Um modelo com características chinesas
A economia de plataforma na China se consolidou com apoio direto do Estado. Os chamados superapps, como WeChat e Alipay, reúnem funções que vão de pagamentos a serviços públicos e denúncias ao governo. São ecossistemas fechados, que substituem o uso tradicional da internet por ambientes integrados e centralizados.
Essas plataformas estão integradas ao sistema estatal de segurança, vigilância e gestão urbana. Reconhecimento facial, big data e inteligência artificial são usados em serviços públicos, educação, policiamento e até no monitoramento de entregas.
As transformações no consumo também são notáveis. O live commerce (comércio ao vivo por influenciadores) tornou-se um fenômeno cultural e econômico, enquanto a entrega ultrarrápida redefiniu o que os consumidores esperam em termos de conveniência.
Com as novas regulações, o governo chinês tenta equilibrar crescimento digital com justiça social e controle público, impondo limites ao poder das big techs locais.
Carta de intenções para fortalecer cooperação em economia digital
Durante a atual visita oficial a Pequim, nesta terça-feira (13), o governo brasileiro firmou com a China uma Carta de Intenções para o Desenvolvimento de Alta Qualidade da Cooperação em Investimentos na Economia Digital.
O acordo foi assinado entre o Ministério do Comércio da República Popular da China e o Ministério do Desenvolvimento, Indústria, Comércio e Serviços (MDIC) do Brasil, com o objetivo de aprofundar a parceria estratégica no campo digital e tecnológico. Os investimentos da Meituan se inserem nesse contexto.
O documento reforça compromissos assumidos no Memorando de Entendimento assinado em 2023, e reconhece que as visitas dos presidentes Xi Jinping ao Brasil (novembro de 2024) e Lula à China (abril de 2023) impulsionaram a cooperação econômica bilateral.

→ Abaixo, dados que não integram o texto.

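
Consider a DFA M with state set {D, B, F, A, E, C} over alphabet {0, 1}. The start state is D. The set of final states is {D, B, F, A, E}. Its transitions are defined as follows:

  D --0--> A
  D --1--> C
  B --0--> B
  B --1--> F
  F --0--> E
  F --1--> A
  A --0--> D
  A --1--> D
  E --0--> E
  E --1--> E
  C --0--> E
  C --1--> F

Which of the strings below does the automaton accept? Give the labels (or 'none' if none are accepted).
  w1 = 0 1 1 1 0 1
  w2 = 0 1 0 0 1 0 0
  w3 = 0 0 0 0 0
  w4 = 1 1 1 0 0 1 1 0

w1:
  start at D
  read '0': D → A
  read '1': A → D
  read '1': D → C
  read '1': C → F
  read '0': F → E
  read '1': E → E
  end E, accepted
w2:
  start at D
  read '0': D → A
  read '1': A → D
  read '0': D → A
  read '0': A → D
  read '1': D → C
  read '0': C → E
  read '0': E → E
  end E, accepted
w3:
  start at D
  read '0': D → A
  read '0': A → D
  read '0': D → A
  read '0': A → D
  read '0': D → A
  end A, accepted
w4:
  start at D
  read '1': D → C
  read '1': C → F
  read '1': F → A
  read '0': A → D
  read '0': D → A
  read '1': A → D
  read '1': D → C
  read '0': C → E
  end E, accepted

w1, w2, w3, w4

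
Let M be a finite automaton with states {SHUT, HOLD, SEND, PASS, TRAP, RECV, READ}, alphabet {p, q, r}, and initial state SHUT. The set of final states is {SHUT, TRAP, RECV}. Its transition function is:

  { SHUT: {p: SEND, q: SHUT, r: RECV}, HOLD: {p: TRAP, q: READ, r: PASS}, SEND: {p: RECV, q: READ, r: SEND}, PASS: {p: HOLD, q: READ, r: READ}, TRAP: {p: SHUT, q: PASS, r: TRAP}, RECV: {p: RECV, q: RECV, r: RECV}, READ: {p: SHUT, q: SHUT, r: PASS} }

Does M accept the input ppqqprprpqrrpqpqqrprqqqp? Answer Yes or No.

Yes

start at SHUT
read 'p': SHUT → SEND
read 'p': SEND → RECV
read 'q': RECV → RECV
read 'q': RECV → RECV
read 'p': RECV → RECV
read 'r': RECV → RECV
read 'p': RECV → RECV
read 'r': RECV → RECV
read 'p': RECV → RECV
read 'q': RECV → RECV
read 'r': RECV → RECV
read 'r': RECV → RECV
read 'p': RECV → RECV
read 'q': RECV → RECV
read 'p': RECV → RECV
read 'q': RECV → RECV
read 'q': RECV → RECV
read 'r': RECV → RECV
read 'p': RECV → RECV
read 'r': RECV → RECV
read 'q': RECV → RECV
read 'q': RECV → RECV
read 'q': RECV → RECV
read 'p': RECV → RECV
End state RECV is accepting.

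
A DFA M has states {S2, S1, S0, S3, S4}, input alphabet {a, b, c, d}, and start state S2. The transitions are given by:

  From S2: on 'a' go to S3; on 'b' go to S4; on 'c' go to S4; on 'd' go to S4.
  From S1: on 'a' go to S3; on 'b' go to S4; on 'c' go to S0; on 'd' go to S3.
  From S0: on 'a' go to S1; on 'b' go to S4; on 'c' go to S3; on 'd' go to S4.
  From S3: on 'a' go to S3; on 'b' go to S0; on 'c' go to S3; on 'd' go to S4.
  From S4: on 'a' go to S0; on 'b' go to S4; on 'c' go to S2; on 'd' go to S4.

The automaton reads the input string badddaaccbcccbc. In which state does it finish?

S3

start at S2
read 'b': S2 → S4
read 'a': S4 → S0
read 'd': S0 → S4
read 'd': S4 → S4
read 'd': S4 → S4
read 'a': S4 → S0
read 'a': S0 → S1
read 'c': S1 → S0
read 'c': S0 → S3
read 'b': S3 → S0
read 'c': S0 → S3
read 'c': S3 → S3
read 'c': S3 → S3
read 'b': S3 → S0
read 'c': S0 → S3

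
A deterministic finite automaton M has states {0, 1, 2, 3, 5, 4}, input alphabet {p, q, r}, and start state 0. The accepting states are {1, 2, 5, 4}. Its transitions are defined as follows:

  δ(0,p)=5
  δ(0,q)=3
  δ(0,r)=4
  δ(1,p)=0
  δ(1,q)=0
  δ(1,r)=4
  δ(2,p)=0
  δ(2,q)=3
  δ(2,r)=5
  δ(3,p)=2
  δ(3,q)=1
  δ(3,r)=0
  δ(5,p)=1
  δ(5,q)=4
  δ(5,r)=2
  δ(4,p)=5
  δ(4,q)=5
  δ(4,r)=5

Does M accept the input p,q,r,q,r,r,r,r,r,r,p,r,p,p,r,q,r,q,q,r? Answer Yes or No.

Yes

Trace: 0 -p-> 5 -q-> 4 -r-> 5 -q-> 4 -r-> 5 -r-> 2 -r-> 5 -r-> 2 -r-> 5 -r-> 2 -p-> 0 -r-> 4 -p-> 5 -p-> 1 -r-> 4 -q-> 5 -r-> 2 -q-> 3 -q-> 1 -r-> 4
End state 4 is accepting.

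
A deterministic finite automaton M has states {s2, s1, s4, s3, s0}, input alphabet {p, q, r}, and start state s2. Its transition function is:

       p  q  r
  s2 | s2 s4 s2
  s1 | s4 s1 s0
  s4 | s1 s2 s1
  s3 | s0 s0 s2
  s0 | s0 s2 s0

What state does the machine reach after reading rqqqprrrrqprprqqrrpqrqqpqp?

s2

Trace: s2 -r-> s2 -q-> s4 -q-> s2 -q-> s4 -p-> s1 -r-> s0 -r-> s0 -r-> s0 -r-> s0 -q-> s2 -p-> s2 -r-> s2 -p-> s2 -r-> s2 -q-> s4 -q-> s2 -r-> s2 -r-> s2 -p-> s2 -q-> s4 -r-> s1 -q-> s1 -q-> s1 -p-> s4 -q-> s2 -p-> s2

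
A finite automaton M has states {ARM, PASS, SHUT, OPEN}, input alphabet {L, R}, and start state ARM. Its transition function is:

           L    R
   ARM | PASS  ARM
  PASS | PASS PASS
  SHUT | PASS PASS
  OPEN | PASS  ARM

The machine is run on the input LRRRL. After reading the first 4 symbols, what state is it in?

PASS

Trace: ARM -L-> PASS -R-> PASS -R-> PASS -R-> PASS
After 4 symbols: PASS.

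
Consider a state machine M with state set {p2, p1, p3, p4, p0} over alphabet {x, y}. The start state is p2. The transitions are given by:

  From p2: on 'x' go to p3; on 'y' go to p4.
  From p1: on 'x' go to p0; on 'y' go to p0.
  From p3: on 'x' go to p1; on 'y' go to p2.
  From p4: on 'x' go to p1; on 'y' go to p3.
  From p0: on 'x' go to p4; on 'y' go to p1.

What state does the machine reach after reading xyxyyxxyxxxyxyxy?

p0

Trace: p2 -x-> p3 -y-> p2 -x-> p3 -y-> p2 -y-> p4 -x-> p1 -x-> p0 -y-> p1 -x-> p0 -x-> p4 -x-> p1 -y-> p0 -x-> p4 -y-> p3 -x-> p1 -y-> p0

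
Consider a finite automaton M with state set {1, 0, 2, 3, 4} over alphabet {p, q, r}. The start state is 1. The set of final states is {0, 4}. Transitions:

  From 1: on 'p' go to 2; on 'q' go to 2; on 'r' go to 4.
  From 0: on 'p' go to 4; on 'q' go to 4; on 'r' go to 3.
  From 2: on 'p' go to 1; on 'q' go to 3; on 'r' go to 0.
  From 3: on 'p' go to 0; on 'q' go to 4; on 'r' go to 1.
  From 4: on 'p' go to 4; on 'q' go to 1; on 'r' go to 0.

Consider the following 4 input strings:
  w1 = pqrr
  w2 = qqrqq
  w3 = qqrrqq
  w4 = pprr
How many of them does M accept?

2

w1: Trace: 1 -p-> 2 -q-> 3 -r-> 1 -r-> 4  → end 4, accepted
w2: Trace: 1 -q-> 2 -q-> 3 -r-> 1 -q-> 2 -q-> 3  → end 3, rejected
w3: Trace: 1 -q-> 2 -q-> 3 -r-> 1 -r-> 4 -q-> 1 -q-> 2  → end 2, rejected
w4: Trace: 1 -p-> 2 -p-> 1 -r-> 4 -r-> 0  → end 0, accepted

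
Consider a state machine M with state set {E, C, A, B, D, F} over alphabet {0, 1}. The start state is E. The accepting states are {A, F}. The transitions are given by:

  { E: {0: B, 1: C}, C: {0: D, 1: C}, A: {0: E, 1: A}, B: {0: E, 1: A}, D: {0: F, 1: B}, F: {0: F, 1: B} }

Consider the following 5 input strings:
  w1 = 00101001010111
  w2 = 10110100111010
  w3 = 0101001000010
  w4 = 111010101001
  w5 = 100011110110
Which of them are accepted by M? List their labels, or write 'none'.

w1:
  start at E
  read '0': E → B
  read '0': B → E
  read '1': E → C
  read '0': C → D
  read '1': D → B
  read '0': B → E
  read '0': E → B
  read '1': B → A
  read '0': A → E
  read '1': E → C
  read '0': C → D
  read '1': D → B
  read '1': B → A
  read '1': A → A
  end A, accepted
w2:
  start at E
  read '1': E → C
  read '0': C → D
  read '1': D → B
  read '1': B → A
  read '0': A → E
  read '1': E → C
  read '0': C → D
  read '0': D → F
  read '1': F → B
  read '1': B → A
  read '1': A → A
  read '0': A → E
  read '1': E → C
  read '0': C → D
  end D, rejected
w3:
  start at E
  read '0': E → B
  read '1': B → A
  read '0': A → E
  read '1': E → C
  read '0': C → D
  read '0': D → F
  read '1': F → B
  read '0': B → E
  read '0': E → B
  read '0': B → E
  read '0': E → B
  read '1': B → A
  read '0': A → E
  end E, rejected
w4:
  start at E
  read '1': E → C
  read '1': C → C
  read '1': C → C
  read '0': C → D
  read '1': D → B
  read '0': B → E
  read '1': E → C
  read '0': C → D
  read '1': D → B
  read '0': B → E
  read '0': E → B
  read '1': B → A
  end A, accepted
w5:
  start at E
  read '1': E → C
  read '0': C → D
  read '0': D → F
  read '0': F → F
  read '1': F → B
  read '1': B → A
  read '1': A → A
  read '1': A → A
  read '0': A → E
  read '1': E → C
  read '1': C → C
  read '0': C → D
  end D, rejected

w1, w4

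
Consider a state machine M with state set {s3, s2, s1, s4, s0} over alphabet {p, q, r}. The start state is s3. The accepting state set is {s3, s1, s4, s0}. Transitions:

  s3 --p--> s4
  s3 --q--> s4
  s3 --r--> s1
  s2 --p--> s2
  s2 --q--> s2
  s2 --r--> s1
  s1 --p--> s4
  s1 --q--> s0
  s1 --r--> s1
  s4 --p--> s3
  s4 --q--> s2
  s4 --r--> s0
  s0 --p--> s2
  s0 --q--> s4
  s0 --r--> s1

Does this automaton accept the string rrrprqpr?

Yes

Trace: s3 -r-> s1 -r-> s1 -r-> s1 -p-> s4 -r-> s0 -q-> s4 -p-> s3 -r-> s1
End state s1 is accepting.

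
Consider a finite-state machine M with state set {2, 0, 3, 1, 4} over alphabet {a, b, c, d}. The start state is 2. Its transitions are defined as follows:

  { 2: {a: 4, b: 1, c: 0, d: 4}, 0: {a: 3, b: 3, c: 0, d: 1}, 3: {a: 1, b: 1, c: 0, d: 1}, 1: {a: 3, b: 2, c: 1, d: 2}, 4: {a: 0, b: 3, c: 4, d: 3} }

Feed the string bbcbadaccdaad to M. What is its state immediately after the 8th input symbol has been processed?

Trace: 2 -b-> 1 -b-> 2 -c-> 0 -b-> 3 -a-> 1 -d-> 2 -a-> 4 -c-> 4
After 8 symbols: 4.

4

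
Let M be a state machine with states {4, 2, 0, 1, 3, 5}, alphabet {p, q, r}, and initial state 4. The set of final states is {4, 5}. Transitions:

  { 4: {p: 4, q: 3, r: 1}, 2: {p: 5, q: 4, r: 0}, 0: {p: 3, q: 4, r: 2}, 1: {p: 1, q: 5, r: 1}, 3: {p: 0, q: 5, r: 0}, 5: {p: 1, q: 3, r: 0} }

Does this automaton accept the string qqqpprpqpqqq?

start at 4
read 'q': 4 → 3
read 'q': 3 → 5
read 'q': 5 → 3
read 'p': 3 → 0
read 'p': 0 → 3
read 'r': 3 → 0
read 'p': 0 → 3
read 'q': 3 → 5
read 'p': 5 → 1
read 'q': 1 → 5
read 'q': 5 → 3
read 'q': 3 → 5
End state 5 is accepting.

Yes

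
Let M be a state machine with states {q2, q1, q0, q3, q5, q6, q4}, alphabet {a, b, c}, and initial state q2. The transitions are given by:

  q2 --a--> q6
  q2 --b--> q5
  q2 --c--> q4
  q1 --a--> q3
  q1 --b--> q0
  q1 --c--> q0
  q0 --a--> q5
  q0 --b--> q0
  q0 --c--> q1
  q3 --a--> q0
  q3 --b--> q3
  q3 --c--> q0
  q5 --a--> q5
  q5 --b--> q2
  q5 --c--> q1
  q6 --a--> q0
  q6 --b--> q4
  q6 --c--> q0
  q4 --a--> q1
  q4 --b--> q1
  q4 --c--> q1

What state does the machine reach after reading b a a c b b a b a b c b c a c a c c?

q2 → q5 → q5 → q5 → q1 → q0 → q0 → q5 → q2 → q6 → q4 → q1 → q0 → q1 → q3 → q0 → q5 → q1 → q0

q0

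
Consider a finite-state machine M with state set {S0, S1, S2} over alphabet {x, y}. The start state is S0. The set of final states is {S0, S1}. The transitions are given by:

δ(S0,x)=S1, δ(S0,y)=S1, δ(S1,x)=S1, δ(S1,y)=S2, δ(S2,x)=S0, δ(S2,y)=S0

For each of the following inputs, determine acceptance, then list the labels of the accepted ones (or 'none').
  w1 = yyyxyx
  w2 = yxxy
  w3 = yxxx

w1: Trace: S0 -y-> S1 -y-> S2 -y-> S0 -x-> S1 -y-> S2 -x-> S0  → end S0, accepted
w2: Trace: S0 -y-> S1 -x-> S1 -x-> S1 -y-> S2  → end S2, rejected
w3: Trace: S0 -y-> S1 -x-> S1 -x-> S1 -x-> S1  → end S1, accepted

w1, w3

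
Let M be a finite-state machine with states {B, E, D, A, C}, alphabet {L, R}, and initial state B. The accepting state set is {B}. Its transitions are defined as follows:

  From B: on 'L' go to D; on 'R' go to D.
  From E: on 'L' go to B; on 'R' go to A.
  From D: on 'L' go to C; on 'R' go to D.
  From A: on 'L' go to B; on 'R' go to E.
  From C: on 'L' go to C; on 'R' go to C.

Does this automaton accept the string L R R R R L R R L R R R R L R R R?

No

Trace: B -L-> D -R-> D -R-> D -R-> D -R-> D -L-> C -R-> C -R-> C -L-> C -R-> C -R-> C -R-> C -R-> C -L-> C -R-> C -R-> C -R-> C
End state C is not accepting.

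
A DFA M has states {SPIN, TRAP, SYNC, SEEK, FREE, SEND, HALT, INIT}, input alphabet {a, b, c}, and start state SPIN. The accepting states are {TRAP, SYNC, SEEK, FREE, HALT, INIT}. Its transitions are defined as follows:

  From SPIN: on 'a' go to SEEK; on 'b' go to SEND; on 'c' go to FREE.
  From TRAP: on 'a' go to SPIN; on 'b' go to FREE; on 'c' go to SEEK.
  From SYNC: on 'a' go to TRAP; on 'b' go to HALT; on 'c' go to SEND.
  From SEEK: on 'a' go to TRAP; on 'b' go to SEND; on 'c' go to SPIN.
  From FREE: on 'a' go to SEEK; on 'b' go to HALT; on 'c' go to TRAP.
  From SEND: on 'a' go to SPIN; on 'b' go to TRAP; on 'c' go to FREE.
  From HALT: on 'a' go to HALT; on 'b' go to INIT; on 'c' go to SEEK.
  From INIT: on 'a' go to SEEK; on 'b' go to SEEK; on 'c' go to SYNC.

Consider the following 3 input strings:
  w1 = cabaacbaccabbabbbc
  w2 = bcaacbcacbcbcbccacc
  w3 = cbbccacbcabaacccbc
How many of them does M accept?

3

w1: SPIN → FREE → SEEK → SEND → SPIN → SEEK → SPIN → SEND → SPIN → FREE → TRAP → SPIN → SEND → TRAP → SPIN → SEND → TRAP → FREE → TRAP  → end TRAP, accepted
w2: SPIN → SEND → FREE → SEEK → TRAP → SEEK → SEND → FREE → SEEK → SPIN → SEND → FREE → HALT → SEEK → SEND → FREE → TRAP → SPIN → FREE → TRAP  → end TRAP, accepted
w3: SPIN → FREE → HALT → INIT → SYNC → SEND → SPIN → FREE → HALT → SEEK → TRAP → FREE → SEEK → TRAP → SEEK → SPIN → FREE → HALT → SEEK  → end SEEK, accepted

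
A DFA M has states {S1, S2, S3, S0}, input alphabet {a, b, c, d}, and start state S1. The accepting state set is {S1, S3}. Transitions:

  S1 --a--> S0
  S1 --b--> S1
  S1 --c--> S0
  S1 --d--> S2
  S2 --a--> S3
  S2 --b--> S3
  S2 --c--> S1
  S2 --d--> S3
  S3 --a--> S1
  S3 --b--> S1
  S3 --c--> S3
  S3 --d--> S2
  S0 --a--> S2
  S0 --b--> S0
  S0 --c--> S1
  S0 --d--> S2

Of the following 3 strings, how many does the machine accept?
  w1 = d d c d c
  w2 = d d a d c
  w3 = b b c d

2

w1: S1 → S2 → S3 → S3 → S2 → S1  → end S1, accepted
w2: S1 → S2 → S3 → S1 → S2 → S1  → end S1, accepted
w3: S1 → S1 → S1 → S0 → S2  → end S2, rejected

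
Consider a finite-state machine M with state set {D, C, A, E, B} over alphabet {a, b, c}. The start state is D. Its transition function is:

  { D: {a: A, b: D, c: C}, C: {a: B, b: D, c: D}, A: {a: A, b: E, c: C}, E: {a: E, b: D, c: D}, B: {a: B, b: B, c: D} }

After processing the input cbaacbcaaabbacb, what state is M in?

D → C → D → A → A → C → D → C → B → B → B → B → B → B → D → D

D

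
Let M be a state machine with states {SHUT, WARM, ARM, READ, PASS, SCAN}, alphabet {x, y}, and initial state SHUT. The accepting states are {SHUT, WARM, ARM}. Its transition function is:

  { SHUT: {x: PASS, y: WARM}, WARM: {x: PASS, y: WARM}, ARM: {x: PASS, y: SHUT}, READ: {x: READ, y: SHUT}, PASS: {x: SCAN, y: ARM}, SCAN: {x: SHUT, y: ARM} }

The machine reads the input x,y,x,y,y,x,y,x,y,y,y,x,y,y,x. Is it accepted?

No

SHUT → PASS → ARM → PASS → ARM → SHUT → PASS → ARM → PASS → ARM → SHUT → WARM → PASS → ARM → SHUT → PASS
End state PASS is not accepting.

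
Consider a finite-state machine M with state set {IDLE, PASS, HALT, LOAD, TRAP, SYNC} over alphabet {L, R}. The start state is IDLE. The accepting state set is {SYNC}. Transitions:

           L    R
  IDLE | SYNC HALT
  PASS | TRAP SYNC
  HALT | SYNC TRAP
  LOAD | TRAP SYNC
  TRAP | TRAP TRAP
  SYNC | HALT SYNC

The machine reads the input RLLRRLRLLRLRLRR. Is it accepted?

No

Trace: IDLE -R-> HALT -L-> SYNC -L-> HALT -R-> TRAP -R-> TRAP -L-> TRAP -R-> TRAP -L-> TRAP -L-> TRAP -R-> TRAP -L-> TRAP -R-> TRAP -L-> TRAP -R-> TRAP -R-> TRAP
End state TRAP is not accepting.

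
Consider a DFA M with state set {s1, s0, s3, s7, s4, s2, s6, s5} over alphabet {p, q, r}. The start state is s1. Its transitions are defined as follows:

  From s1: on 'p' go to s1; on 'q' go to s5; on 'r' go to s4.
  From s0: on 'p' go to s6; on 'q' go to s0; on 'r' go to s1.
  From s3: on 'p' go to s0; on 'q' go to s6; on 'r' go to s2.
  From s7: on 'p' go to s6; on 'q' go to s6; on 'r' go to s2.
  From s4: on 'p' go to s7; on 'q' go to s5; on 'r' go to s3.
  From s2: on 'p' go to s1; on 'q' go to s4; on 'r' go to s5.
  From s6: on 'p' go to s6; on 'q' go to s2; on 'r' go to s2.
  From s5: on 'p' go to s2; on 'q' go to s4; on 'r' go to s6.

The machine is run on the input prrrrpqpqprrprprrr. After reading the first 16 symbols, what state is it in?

s1 → s1 → s4 → s3 → s2 → s5 → s2 → s4 → s7 → s6 → s6 → s2 → s5 → s2 → s5 → s2 → s5
After 16 symbols: s5.

s5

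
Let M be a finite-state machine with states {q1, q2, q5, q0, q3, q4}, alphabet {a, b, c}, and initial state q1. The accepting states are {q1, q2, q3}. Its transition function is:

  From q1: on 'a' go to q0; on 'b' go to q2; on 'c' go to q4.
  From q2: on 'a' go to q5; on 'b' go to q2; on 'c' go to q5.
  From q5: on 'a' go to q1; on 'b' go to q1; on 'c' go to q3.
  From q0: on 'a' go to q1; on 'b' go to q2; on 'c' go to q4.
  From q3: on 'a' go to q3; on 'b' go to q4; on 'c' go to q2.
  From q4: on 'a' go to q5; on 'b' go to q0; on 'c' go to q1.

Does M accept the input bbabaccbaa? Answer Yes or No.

Yes

Trace: q1 -b-> q2 -b-> q2 -a-> q5 -b-> q1 -a-> q0 -c-> q4 -c-> q1 -b-> q2 -a-> q5 -a-> q1
End state q1 is accepting.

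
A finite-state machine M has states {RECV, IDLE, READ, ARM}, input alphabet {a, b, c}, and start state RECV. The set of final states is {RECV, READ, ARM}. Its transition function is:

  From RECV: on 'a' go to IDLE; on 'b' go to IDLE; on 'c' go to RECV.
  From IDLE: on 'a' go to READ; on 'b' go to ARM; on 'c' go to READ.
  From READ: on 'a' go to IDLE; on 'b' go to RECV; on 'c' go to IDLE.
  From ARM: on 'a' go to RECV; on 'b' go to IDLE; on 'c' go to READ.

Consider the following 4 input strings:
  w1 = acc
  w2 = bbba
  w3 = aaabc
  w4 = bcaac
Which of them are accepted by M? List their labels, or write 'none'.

w2, w3

w1: RECV → IDLE → READ → IDLE  → end IDLE, rejected
w2: RECV → IDLE → ARM → IDLE → READ  → end READ, accepted
w3: RECV → IDLE → READ → IDLE → ARM → READ  → end READ, accepted
w4: RECV → IDLE → READ → IDLE → READ → IDLE  → end IDLE, rejected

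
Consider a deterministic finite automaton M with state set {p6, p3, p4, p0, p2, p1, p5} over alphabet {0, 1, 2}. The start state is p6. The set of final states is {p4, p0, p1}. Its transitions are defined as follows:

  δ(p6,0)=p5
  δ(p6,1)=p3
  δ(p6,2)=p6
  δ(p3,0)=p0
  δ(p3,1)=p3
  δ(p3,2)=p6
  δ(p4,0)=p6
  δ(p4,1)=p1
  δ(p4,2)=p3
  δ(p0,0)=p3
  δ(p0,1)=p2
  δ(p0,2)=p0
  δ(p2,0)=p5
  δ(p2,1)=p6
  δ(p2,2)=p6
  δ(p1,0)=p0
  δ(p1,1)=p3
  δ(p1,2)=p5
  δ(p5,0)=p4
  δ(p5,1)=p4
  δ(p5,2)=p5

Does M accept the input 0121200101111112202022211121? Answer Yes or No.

start at p6
read '0': p6 → p5
read '1': p5 → p4
read '2': p4 → p3
read '1': p3 → p3
read '2': p3 → p6
read '0': p6 → p5
read '0': p5 → p4
read '1': p4 → p1
read '0': p1 → p0
read '1': p0 → p2
read '1': p2 → p6
read '1': p6 → p3
read '1': p3 → p3
read '1': p3 → p3
read '1': p3 → p3
read '2': p3 → p6
read '2': p6 → p6
read '0': p6 → p5
read '2': p5 → p5
read '0': p5 → p4
read '2': p4 → p3
read '2': p3 → p6
read '2': p6 → p6
read '1': p6 → p3
read '1': p3 → p3
read '1': p3 → p3
read '2': p3 → p6
read '1': p6 → p3
End state p3 is not accepting.

No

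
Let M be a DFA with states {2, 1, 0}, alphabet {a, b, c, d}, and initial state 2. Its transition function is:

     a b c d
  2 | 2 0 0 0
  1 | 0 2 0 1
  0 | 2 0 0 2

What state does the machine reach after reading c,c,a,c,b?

0

Trace: 2 -c-> 0 -c-> 0 -a-> 2 -c-> 0 -b-> 0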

Entre os principais eixos da parceria estão:
- Apoio à participação de empresas dos dois países em projetos ligados à nova política industrial brasileira, com foco no desenvolvimento econômico local e em sinergias entre as cadeias produtivas digitais de ambas as nações;
- Investimentos em infraestrutura digital como redes de banda larga, internet, cabos ópticos, data centers, computação em nuvem e tecnologias verdes e inteligentes, incluindo inteligência artificial, 5G e cidades inteligentes;
- Promoção da transformação digital industrial, com incentivo a plataformas tecnológicas emergentes, economia de dados e integração de tecnologias digitais a setores como saúde, educação, transporte e finanças;
- Fomento à inovação e à cooperação acadêmico-empresarial, com criação de laboratórios, incubadoras, alianças estratégicas de pesquisa e intercâmbio de conhecimento em economia digital;
- Integração regulatória e institucional, por meio do Grupo de Trabalho sobre Cooperação em Investimentos do Comitê de Coordenação e Cooperação de Alto Nível China-Brasil, que irá articular políticas sobre dados, IA, plataformas digitais e padrões técnicos.
A carta não cria obrigações legais, mas consolida a intenção de avançar em investimentos bilaterais na economia digital de forma equilibrada, sustentável e com benefícios mútuos. O texto foi assinado em três idiomas — português, chinês e inglês — sendo o inglês a versão prevalente em caso de divergência.
Leia aqui a Carta na íntegra
O que esperar no Brasil
A chegada da Meituan ao Brasil sinaliza não apenas um novo concorrente no setor de entregas, mas também a entrada de um modelo de negócio altamente digitalizado e integrado, com impacto direto sobre trabalho, urbanismo e consumo.
Mais do que uma disputa entre aplicativos, o movimento traz à tona o debate sobre regulação da economia de plataforma, direitos dos trabalhadores e o futuro da organização social mediada por algoritmos. É a China digital — com suas virtudes e dilemas — cruzando o caminho da vida cotidiana brasileira.